Retroporto di Taranto, blocco 11. Saracinesca arancione. Vito ha sessant'anni e non apre a nessuno prima delle nove.
Erano le otto e quarantadue. Angelo aveva parcheggiato la Fulvia in modo che fosse visibile dall'interno — voleva che Vito lo vedesse aspettare, non che si sentisse sorpreso. Il retroporto a quell'ora aveva già quel rumore continuo di macchine e catene e motori che non si distingue in parti singole.
Alle otto e cinquantotto la saracinesca arancione aveva fatto il rumore che fanno le saracinesche vecchie — un terzo metallo, due terzi protesta. Vito era uscito con una tazza di caffè in mano. Ne aveva una sola. Angelo scese dalla macchina.
· · ·«Sei puntuale» disse Vito. Non era un complimento — era un'osservazione. «Sono qui da un quarto d'ora» disse Angelo. Vito annuì. Lo sapeva già — lo aveva guardato aspettare. «Entra.» L'interno era quello di chi lavora in quel posto da trent'anni: ordine funzionale, niente di superfluo, ogni cosa al suo posto per ragioni pratiche.
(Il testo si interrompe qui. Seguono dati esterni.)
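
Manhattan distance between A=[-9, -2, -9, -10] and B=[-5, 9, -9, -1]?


d = |-9+ 5| + |-2-9| + |-9+ 9| + |-10+ 1|
  = 4 + 11 + 0 + 9
  = 24

24


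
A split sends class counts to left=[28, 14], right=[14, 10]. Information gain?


Parent = [42, 24], H_parent = 0.9457
H_left = 0.9183 (n=42), H_right = 0.9799 (n=24)
H_children = (42/66)·0.9183 + (24/66)·0.9799 = 0.9407
IG = 0.9457 - 0.9407 = 0.005

0.005


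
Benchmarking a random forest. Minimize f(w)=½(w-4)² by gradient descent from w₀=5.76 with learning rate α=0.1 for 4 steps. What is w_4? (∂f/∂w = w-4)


step 1: grad = 5.76-4 = 1.76; w = 5.76 - 0.1·(1.76) = 5.584
step 2: grad = 5.584-4 = 1.584; w = 5.584 - 0.1·(1.584) = 5.4256
step 3: grad = 5.4256-4 = 1.4256; w = 5.4256 - 0.1·(1.4256) = 5.28304
step 4: grad = 5.28304-4 = 1.28304; w = 5.28304 - 0.1·(1.28304) = 5.154736

5.154736


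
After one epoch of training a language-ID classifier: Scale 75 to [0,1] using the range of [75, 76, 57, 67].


min=57, max=76
(75-57)/(76-57) = 18/19 = 0.9474

0.9474


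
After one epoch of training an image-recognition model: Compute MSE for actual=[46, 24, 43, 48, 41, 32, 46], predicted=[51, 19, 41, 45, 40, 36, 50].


Squared errors: (46-51)²=25, (24-19)²=25, (43-41)²=4, (48-45)²=9, (41-40)²=1, (32-36)²=16, (46-50)²=16
Sum = 96
MSE = 96/7 = 96/7

96/7


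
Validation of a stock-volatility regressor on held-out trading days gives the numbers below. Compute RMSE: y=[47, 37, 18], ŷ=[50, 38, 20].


MSE = 14/3 = 4.6667
RMSE = √(14/3) = 2.1602

2.1602


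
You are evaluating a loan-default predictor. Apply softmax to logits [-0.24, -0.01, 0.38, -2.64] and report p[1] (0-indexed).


Exponentials: e^-0.24=0.7866, e^-0.01=0.99, e^0.38=1.4623, e^-2.64=0.0714
Sum = 3.3103
Softmax = [0.2376, 0.2991, 0.4417, 0.0216]
p[1] = 0.99/3.3103 = 0.2991

0.2991


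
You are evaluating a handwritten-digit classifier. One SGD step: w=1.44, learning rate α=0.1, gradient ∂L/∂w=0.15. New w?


w_new = w - α·∇
= 1.44 - 0.1·0.15
= 1.44 - 0.015
= 1.425

1.425


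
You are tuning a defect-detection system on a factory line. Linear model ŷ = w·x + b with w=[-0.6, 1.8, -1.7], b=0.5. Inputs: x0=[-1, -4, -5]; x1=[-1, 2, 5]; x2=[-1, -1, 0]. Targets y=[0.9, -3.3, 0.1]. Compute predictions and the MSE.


ŷ0 = (-0.6)·(-1) + (1.8)·(-4) + (-1.7)·(-5) + 0.5 = 2.4
ŷ1 = (-0.6)·(-1) + (1.8)·(2) + (-1.7)·(5) + 0.5 = -3.8
ŷ2 = (-0.6)·(-1) + (1.8)·(-1) + (-1.7)·(0) + 0.5 = -0.7
errors² = [2.25, 0.25, 0.64]
MSE = 3.1400/3 = 1.0467

1.0467


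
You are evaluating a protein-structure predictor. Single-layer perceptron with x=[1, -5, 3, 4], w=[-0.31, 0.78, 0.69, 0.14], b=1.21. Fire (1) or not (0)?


z = (1)·(-0.31) + (-5)·(0.78) + (3)·(0.69) + (4)·(0.14) + 1.21
  = -0.37
step(z) = 0 (z<0)

0


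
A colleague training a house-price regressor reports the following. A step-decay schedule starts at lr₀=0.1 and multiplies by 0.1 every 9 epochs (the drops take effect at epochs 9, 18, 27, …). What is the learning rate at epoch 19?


n_drops = ⌊19/9⌋ = 2
lr = 0.1·0.1^2 = 0.1·0.01 = 0.001

0.001


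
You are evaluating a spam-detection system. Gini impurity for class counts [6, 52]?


Probabilities: [6/58, 52/58] ≈ [0.1034, 0.8966]
Σpᵢ² = (36 + 2704)/58² = 2740/3364
Gini = 1 - Σpᵢ² = 1 - 2740/3364 = 0.1855

0.1855


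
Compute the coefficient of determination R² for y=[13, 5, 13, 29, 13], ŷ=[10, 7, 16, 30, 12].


ȳ = 14.6
SS_res = Σ(y-ŷ)² = 24
SS_tot = Σ(y-ȳ)² = 307.2
R² = 1 - SS_res/SS_tot = 1 - 0.0781 = 0.9219

0.9219


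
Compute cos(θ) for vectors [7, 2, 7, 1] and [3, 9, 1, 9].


A·B = 7·3 + 2·9 + 7·1 + 1·9 = 55
‖A‖ = √103 = 10.1489, ‖B‖ = √172 = 13.1149
cos = 55/(√103·√172) = 55/√17716 = 0.4132

0.4132


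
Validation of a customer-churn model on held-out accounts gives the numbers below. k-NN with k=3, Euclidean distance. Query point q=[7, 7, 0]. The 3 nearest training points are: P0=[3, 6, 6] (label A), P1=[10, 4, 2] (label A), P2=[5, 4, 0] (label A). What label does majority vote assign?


d(q,P0) = 7.2801  (label A)
d(q,P1) = 4.6904  (label A)
d(q,P2) = 3.6056  (label A)
Votes: A=3, B=0
Majority → A

A


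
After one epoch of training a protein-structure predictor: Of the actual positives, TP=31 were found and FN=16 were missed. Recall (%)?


Recall = TP/(TP+FN)
= 31/(31+16)
= 31/47 = 65.96%

65.96%


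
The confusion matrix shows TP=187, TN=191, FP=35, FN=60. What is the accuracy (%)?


Accuracy = (TP+TN)/(TP+TN+FP+FN)
= (187+191)/(473)
= 378/473 = 79.92%

79.92%


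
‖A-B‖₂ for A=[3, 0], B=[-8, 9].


d = √((3+ 8)² + (0-9)²)
  = √(121 + 81)
  = √202 = 14.2127

14.2127


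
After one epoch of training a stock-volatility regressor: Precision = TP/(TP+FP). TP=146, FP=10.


Precision = TP/(TP+FP)
= 146/(146+10)
= 146/156 = 93.59%

93.59%


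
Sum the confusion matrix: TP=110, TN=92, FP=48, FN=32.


Total = TP + TN + FP + FN
= 110 + 92 + 48 + 32
= 282
(Predicted positive: 158, predicted negative: 124)

282


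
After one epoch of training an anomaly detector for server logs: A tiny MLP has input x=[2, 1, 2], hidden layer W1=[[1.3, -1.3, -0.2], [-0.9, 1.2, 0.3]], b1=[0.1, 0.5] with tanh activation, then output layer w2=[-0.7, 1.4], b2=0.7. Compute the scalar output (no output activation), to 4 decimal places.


z1[0] = (1.3)·(2) + (-1.3)·(1) + (-0.2)·(2) + 0.1 = 1.0
z1[1] = (-0.9)·(2) + (1.2)·(1) + (0.3)·(2) + 0.5 = 0.5
h = tanh(z1) = [0.7616, 0.4621]
output = (-0.7)·(0.7616) + (1.4)·(0.4621) + 0.7 = 0.8138

0.8138


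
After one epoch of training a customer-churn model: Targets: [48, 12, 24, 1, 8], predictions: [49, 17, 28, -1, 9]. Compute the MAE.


Absolute errors: |48-49|=1, |12-17|=5, |24-28|=4, |1+ 1|=2, |8-9|=1
Sum = 13
MAE = 13/5 = 13/5

13/5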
Vito non offrì caffè. Mise la sua tazza sul bordo del bancone e rimase in piedi. Angelo capì che non si sarebbe seduto e rimase in piedi anche lui. «Il container sette» disse Angelo. Vito non batté ciglio. «Era il sette del molo Sud o il sette del molo Nord?» «Sud.» «Allora sai già quasi tutto.»
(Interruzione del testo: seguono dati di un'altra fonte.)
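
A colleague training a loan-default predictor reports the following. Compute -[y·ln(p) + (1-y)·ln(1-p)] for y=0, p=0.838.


BCE = -[y·ln(p) + (1-y)·ln(1-p)]
= -0 - 1·ln(1-0.838)
= -ln(0.162) = 1.8202

1.8202


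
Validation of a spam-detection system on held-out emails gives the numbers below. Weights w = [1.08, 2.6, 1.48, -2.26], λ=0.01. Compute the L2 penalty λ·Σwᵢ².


‖w‖₂² = (1.08)² + (2.6)² + (1.48)² + (-2.26)²
     = 1.1664 + 6.76 + 2.1904 + 5.1076
     = 15.2244
λ·‖w‖₂² = 0.01·15.2244 = 0.152244

0.152244


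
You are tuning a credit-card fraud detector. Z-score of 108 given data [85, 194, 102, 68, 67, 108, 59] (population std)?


μ = 97.5714, σ = 42.8981
z = (108 - 97.5714)/42.8981 = 0.2431

0.2431


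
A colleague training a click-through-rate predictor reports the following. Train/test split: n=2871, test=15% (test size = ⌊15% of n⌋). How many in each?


Test = ⌊2871·15/100⌋ = 430
Train = 2871 - 430 = 2441

Train: 2441, Test: 430


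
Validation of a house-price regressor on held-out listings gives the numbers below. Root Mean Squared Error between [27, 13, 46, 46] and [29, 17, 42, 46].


MSE = 36/4 = 9
RMSE = √(36/4) = 3.0

3.0


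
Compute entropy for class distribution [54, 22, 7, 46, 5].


Probabilities: [54/134, 22/134, 7/134, 46/134, 5/134] ≈ [0.403, 0.1642, 0.0522, 0.3433, 0.0373]
H = -((54/134)·log₂(54/134) + (22/134)·log₂(22/134) + (7/134)·log₂(7/134) + (46/134)·log₂(46/134) + (5/134)·log₂(5/134))
  = 1.8854 bits

1.8854 bits


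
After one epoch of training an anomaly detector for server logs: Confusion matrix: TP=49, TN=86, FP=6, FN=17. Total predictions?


Total = TP + TN + FP + FN
= 49 + 86 + 6 + 17
= 158
(Predicted positive: 55, predicted negative: 103)

158


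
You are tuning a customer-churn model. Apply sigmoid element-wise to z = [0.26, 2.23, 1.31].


σ(0.26) = 1/(1+e^-0.26) = 0.5646
σ(2.23) = 1/(1+e^-2.23) = 0.9029
σ(1.31) = 1/(1+e^-1.31) = 0.7875
result = [0.5646, 0.9029, 0.7875]

[0.5646, 0.9029, 0.7875]


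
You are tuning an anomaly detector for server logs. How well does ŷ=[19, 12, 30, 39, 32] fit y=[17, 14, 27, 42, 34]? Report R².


ȳ = 26.8
SS_res = Σ(y-ŷ)² = 30
SS_tot = Σ(y-ȳ)² = 542.8
R² = 1 - SS_res/SS_tot = 1 - 0.0553 = 0.9447

0.9447


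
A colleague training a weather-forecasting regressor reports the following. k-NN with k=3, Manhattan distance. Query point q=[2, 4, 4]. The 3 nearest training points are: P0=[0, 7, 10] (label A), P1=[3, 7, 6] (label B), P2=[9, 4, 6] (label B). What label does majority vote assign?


d(q,P0) = 11  (label A)
d(q,P1) = 6  (label B)
d(q,P2) = 9  (label B)
Votes: A=1, B=2
Majority → B

B


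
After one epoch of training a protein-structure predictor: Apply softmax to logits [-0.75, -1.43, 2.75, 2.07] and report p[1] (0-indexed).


Exponentials: e^-0.75=0.4724, e^-1.43=0.2393, e^2.75=15.6426, e^2.07=7.9248
Sum = 24.2791
Softmax = [0.0195, 0.0099, 0.6443, 0.3264]
p[1] = 0.2393/24.2791 = 0.0099

0.0099


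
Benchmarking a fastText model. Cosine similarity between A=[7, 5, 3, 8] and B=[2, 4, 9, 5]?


A·B = 7·2 + 5·4 + 3·9 + 8·5 = 101
‖A‖ = √147 = 12.1244, ‖B‖ = √126 = 11.225
cos = 101/(√147·√126) = 101/√18522 = 0.7421

0.7421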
· · ·«Quasi» disse Angelo. «Non so chi ha spostato il manifesto di carico.» Vito prese la tazza, bevve l'ultimo sorso di caffè. Guardò fuori dalla porta aperta verso il blocco 11. «I manifesti li firma il responsabile di turno» disse. «E chi era di turno quella notte?» «Qualcuno che non c'è più.»
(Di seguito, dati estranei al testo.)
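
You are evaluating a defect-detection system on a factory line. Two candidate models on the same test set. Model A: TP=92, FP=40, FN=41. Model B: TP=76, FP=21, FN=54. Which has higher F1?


Model A: P=92/132=0.697, R=92/133=0.6917, F1=2PR/(P+R)=2TP/(2TP+FP+FN)=184/265=0.6943
Model B: P=76/97=0.7835, R=76/130=0.5846, F1=2PR/(P+R)=2TP/(2TP+FP+FN)=152/227=0.6696
0.6943 > 0.6696 → Model A

Model A


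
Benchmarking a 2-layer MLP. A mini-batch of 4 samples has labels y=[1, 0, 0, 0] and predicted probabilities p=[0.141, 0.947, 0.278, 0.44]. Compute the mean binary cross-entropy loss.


L[0] = -ln(0.141) = 1.959
L[1] = -ln(1-0.947) = -ln(0.053) = 2.9375
L[2] = -ln(1-0.278) = -ln(0.722) = 0.3257
L[3] = -ln(1-0.44) = -ln(0.56) = 0.5798
mean = (1.959 + 2.9375 + 0.3257 + 0.5798)/4 = 1.4505

1.4505


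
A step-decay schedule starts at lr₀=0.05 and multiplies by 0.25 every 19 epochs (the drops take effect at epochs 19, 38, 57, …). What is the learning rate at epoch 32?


n_drops = ⌊32/19⌋ = 1
lr = 0.05·0.25^1 = 0.05·0.25 = 0.0125

0.0125


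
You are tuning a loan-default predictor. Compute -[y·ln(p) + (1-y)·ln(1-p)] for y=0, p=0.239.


BCE = -[y·ln(p) + (1-y)·ln(1-p)]
= -0 - 1·ln(1-0.239)
= -ln(0.761) = 0.2731

0.2731


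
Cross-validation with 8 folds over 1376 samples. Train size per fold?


Fold size = 1376/8 = 172
Training per fold = 1376 - 172 = 1204

1204


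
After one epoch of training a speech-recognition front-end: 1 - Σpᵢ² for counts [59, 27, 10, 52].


Probabilities: [59/148, 27/148, 10/148, 52/148] ≈ [0.3986, 0.1824, 0.0676, 0.3514]
Σpᵢ² = (3481 + 729 + 100 + 2704)/148² = 7014/21904
Gini = 1 - Σpᵢ² = 1 - 7014/21904 = 0.6798

0.6798


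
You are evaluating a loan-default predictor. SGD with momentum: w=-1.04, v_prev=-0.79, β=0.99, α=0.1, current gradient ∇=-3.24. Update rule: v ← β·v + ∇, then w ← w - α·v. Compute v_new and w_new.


v_new = 0.99·-0.79 - 3.24 = -0.7821 - 3.24 = -4.0221
w_new = -1.04 - 0.1·-4.0221 = -1.04 + 0.40221 = -0.63779

v_new=-4.0221, w_new=-0.63779


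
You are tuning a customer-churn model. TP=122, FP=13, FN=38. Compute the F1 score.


Precision = 122/135 = 0.9037
Recall = 122/160 = 0.7625
F1 = 2·P·R/(P+R) = 2·TP/(2·TP+FP+FN) = 244/(244+13+38) = 244/295 = 0.8271

0.8271


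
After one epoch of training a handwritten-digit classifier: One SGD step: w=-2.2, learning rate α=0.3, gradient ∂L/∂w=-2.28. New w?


w_new = w - α·∇
= -2.2 - 0.3·-2.28
= -2.2 + 0.684
= -1.516

-1.516


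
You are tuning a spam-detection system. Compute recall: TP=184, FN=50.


Recall = TP/(TP+FN)
= 184/(184+50)
= 184/234 = 78.63%

78.63%


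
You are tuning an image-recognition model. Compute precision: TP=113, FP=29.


Precision = TP/(TP+FP)
= 113/(113+29)
= 113/142 = 79.58%

79.58%


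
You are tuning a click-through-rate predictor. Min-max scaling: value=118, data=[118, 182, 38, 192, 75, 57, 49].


min=38, max=192
(118-38)/(192-38) = 80/154 = 0.5195

0.5195


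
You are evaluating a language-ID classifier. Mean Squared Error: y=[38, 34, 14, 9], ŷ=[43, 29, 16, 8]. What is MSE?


Squared errors: (38-43)²=25, (34-29)²=25, (14-16)²=4, (9-8)²=1
Sum = 55
MSE = 55/4 = 55/4

55/4


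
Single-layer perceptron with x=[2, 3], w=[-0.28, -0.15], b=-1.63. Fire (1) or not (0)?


z = (2)·(-0.28) + (3)·(-0.15) - 1.63
  = -2.64
step(z) = 0 (z<0)

0


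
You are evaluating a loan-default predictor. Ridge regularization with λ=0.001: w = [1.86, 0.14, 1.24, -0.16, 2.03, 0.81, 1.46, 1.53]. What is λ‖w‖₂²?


‖w‖₂² = (1.86)² + (0.14)² + (1.24)² + (-0.16)² + (2.03)² + (0.81)² + (1.46)² + (1.53)²
     = 3.4596 + 0.0196 + 1.5376 + 0.0256 + 4.1209 + 0.6561 + 2.1316 + 2.3409
     = 14.2919
λ·‖w‖₂² = 0.001·14.2919 = 0.014292

0.014292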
«Morto?» «Trasferito. Ravenna. Da tre settimane.» Angelo scrisse mentalmente: nome, Ravenna, tre settimane. Il timing era chirurgico — trasferimento arrivato venti giorni prima che il container diventasse un problema pubblico. Qualcuno aveva pianificato i tempi. «Grazie» disse Angelo. Vito non rispose. Abbassò la saracinesca mentre Angelo tornava alla Fulvia.